The mother of two young children, who is reliant on social welfare payments, claims her application for legal aid was turned down by the Legal Aid Board because she is in receipt of the Housing Assistance Payment (HAP).
The woman, who cannot be identified, had been in a relationship with the children’s father for many years.
She claims that relationship was marred by domestic violence and eventually broke down, resulting in her having to go to a women’s refuge. She and the children have since moved into rented accommodation.
She wants to bring family law proceedings against her former partner regarding issues over their former home, maintenance and contributions made by her to the household.

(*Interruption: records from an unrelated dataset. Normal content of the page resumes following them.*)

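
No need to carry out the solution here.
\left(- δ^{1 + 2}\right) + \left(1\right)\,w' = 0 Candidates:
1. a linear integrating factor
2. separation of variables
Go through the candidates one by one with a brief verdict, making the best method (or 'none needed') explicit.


Method: no special technique — solved for the derivative, no w appears — this is antidifferentiation in δ wearing ODE clothing.
- a linear integrating factor — the linear template holds only trivially here (the unknown is absent, so the coefficient is zero) — the method is not the natural label.
- separation of variables — any separation here is vacuous (nothing depends on the unknown); direct integration is the honest label.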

The High Court heard she lacks the means to pay lawyers and had applied for legal aid to the board.
She claims, when assessing her application, the board included her HAP payment as income which put her above the financial threshold for legal aid and her application was refused.
The refusal was confirmed following an internal appeal last October. She claims the decision is wrong and breaches her rights.
The board, it is claimed, failed to take into account that she lacks the means to meet the cost of litigation against her former partner.
It also failed to have regard to the fact the HAP is paid to the landlord, not the applicant, and is a form of social housing support, not income, she claims.
The HAP is not a benefit in kind, or partly free board, and is only made to those unable to provide accommodation from their own means, it is claimed.
In judicial review proceedings against the Legal Aid Board, the woman seeks various orders, including quashing the board’s refusal of her application for legal aid and directing it to reconsider her application.
It is argued the refusal was unreasonable, was based on an error of law and irrelevant considerations, and constitutes a breach of the board’s statutory obligations. The Minister for Justice is a notice party to the action.
Permission to bring the case was granted this week, on an ex-parte basis, by Mr Justice Charles Meenan. The matter was returned to March.